A town of Avon man who pleaded guilty to growing marijuana said he did it to replace the OxyContin and morphine he was prescribed after traumatic injuries.

Robert G. Christianson, 57, told a Rock County Court judge Tuesday that he crushed his left heel in 1999 and was prescribed opioid painkillers.

Then he broke his neck in 2004, and in 2013, he crushed his right heel and two vertebrae, he said.

He was on maximum doses of the opioids for 10 years, he said, “And I would rather be on the marijuana than be on that damned pain medicine.”
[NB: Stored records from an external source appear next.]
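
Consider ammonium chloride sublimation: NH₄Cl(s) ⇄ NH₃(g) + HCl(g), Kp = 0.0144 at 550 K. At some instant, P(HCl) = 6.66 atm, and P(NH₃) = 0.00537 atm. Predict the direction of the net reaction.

(NH₄Cl is a pure solid — omitted from Qp.)
Qp = P(NH₃)·P(HCl) = (0.00537)·(6.66) = 0.0358
Qp = 0.0358 > Kp = 0.0144, so the reverse reaction proceeds.

reverse (toward reactants)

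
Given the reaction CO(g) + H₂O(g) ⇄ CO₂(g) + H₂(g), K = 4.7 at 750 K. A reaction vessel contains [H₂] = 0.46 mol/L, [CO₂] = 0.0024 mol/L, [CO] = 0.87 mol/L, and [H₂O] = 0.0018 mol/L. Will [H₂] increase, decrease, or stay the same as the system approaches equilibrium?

Q = [CO₂]·[H₂] / ([CO]·[H₂O]) = (0.0024)·(0.46) / ((0.87)·(0.0018)) = 0.70
Q = 0.70 < K = 4.7: net forward reaction.
H₂ is a product, so it increases.

increase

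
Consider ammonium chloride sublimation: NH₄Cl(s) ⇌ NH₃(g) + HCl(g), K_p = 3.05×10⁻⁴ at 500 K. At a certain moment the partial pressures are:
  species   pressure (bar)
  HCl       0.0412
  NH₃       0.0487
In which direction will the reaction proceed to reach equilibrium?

in the reverse direction

(NH₄Cl is a pure solid — omitted from Q_p.)
Q_p = P(NH₃)·P(HCl) = (0.0487)·(0.0412) = 0.00201
Q_p = 0.00201 > K_p = 3.05×10⁻⁴, so the reverse reaction proceeds.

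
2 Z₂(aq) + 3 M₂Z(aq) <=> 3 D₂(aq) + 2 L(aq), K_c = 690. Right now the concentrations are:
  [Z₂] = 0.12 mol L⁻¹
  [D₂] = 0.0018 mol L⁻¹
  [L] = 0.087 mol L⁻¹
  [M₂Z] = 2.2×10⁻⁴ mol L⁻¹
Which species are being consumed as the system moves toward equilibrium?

Q_c = [D₂]³·[L]² / ([Z₂]²·[M₂Z]³) = (0.0018)³·(0.087)² / ((0.12)²·(2.2×10⁻⁴)³) = 290
Q_c = 290 < K_c = 690: net forward reaction.

Z₂, M₂Z (reactants)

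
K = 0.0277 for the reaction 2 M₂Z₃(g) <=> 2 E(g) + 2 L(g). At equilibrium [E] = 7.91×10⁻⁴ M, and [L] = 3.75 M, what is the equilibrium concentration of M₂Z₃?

[M₂Z₃] = 0.0178 M

At equilibrium, K = [E]²·[L]² / [M₂Z₃]² = 0.0277.
(7.91×10⁻⁴)²·(3.75)² / ([M₂Z₃])² = 0.0277
[M₂Z₃]² = 3.18×10⁻⁴ ⇒ [M₂Z₃] = 0.0178 M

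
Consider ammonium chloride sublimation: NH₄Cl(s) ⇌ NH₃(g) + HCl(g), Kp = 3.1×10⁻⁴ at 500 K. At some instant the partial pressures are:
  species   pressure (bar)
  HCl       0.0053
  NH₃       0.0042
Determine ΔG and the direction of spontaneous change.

ΔG = -10.9 kJ/mol; the forward reaction is spontaneous

(NH₄Cl is a pure solid — omitted from Qp.)
Qp = P(NH₃)·P(HCl) = (0.0042)·(0.0053) = 2.23×10⁻⁵
ΔG = RT ln(Qp/Kp) = (8.314 J mol⁻¹ K⁻¹)(500 K) × ln(2.23×10⁻⁵/3.1×10⁻⁴)
   = (4.157 kJ/mol)(-2.632) = -10.9 kJ/mol
ΔG < 0, so the forward reaction is spontaneous (proceeds forward).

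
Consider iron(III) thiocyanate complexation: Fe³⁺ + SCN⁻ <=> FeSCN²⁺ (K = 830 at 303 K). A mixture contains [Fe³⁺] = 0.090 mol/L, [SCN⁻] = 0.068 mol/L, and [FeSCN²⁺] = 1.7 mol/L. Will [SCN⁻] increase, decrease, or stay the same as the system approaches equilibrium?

decrease

Q = [FeSCN²⁺] / ([Fe³⁺]·[SCN⁻]) = (1.7) / ((0.090)·(0.068)) = 280
Q = 280 < K = 830: net forward reaction.
SCN⁻ is a reactant, so it decreases.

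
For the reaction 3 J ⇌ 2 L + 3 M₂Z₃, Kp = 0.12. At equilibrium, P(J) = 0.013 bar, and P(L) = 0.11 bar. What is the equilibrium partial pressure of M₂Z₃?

P(M₂Z₃) = 0.028 bar

At equilibrium, Kp = P(L)²·P(M₂Z₃)³ / P(J)³ = 0.12.
(0.11)²·(P(M₂Z₃))³ / (0.013)³ = 0.12
P(M₂Z₃)³ = 2.18×10⁻⁵ ⇒ P(M₂Z₃) = 0.028 bar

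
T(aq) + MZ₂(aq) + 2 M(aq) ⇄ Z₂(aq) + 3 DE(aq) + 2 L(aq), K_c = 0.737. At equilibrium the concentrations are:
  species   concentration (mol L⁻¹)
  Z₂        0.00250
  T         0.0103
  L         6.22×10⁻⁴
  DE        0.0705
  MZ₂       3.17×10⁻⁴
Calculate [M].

At equilibrium, K_c = [Z₂]·[DE]³·[L]² / ([T]·[MZ₂]·[M]²) = 0.737.
(0.00250)·(0.0705)³·(6.22×10⁻⁴)² / ((0.0103)·(3.17×10⁻⁴)·([M])²) = 0.737
[M]² = 1.41×10⁻⁷ ⇒ [M] = 3.75×10⁻⁴ mol L⁻¹

[M] = 3.75×10⁻⁴ mol L⁻¹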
His wife also used the marijuana after getting cancer in 2013. She also didn’t like the pain meds, he said.

“I know it wasn’t right. It wasn’t legal,” he said.

“I understand all that. I can be empathetic,” Judge John Wood said. “It still doesn’t justify the behavior. It’s still illegal.”

Deputies raided Christianson’s home at 14001 W. Highway 81, Brodhead, in October 2018 and reported finding about 10 pounds of marijuana and evidence of a basement grow room, according to the criminal complaint.

Christianson had only one prior conviction, for marijuana possession in 1989, Assistant District Attorney Mary Bricco said.

Christianson pleaded guilty Wednesday to manufacturing THC and a second-offense intoxicated driving charge. He was sentenced to four years of probation with six months in jail, a 16-month driver license revocation and ignition interlock device requirement, and a $400 fine and court costs.

Wood also ordered drug/alcohol treatment. The judge allowed for work release, and Christianson will apply to serve his jail time at home on a monitoring bracelet.

Charges of possession with intent to deliver THC and running a drug house were dismissed.

Deputies found 17 firearms in the house, and Christianson is now required to get rid of them because of the felony conviction. They will go to a relative, defense attorney Jack Hoag said.

Christianson said after the hearing that he was upset with the plea agreement, a take-it-or-leave-it offer he had to accept that day or it would be taken off the table.

Christianson said he stopped using pain pills in 2014 and has used only marijuana to deal with the pain since.

The marijuana also helped him deal with opioid withdrawal symptoms, he said.

“Them pills were killing me,” he said. “I didn’t like the way they make me feel. Then you get dependent, and if you didn’t have them, you got sick,” he said.

According to the Mayo Clinic, marijuana appears to help most with muscle spasms, chronic pain and nausea.

“I hope you find a way to deal with all those health issues in a legal fashion,” Wood said to Christianson.

Christianson said he is no longer using marijuana.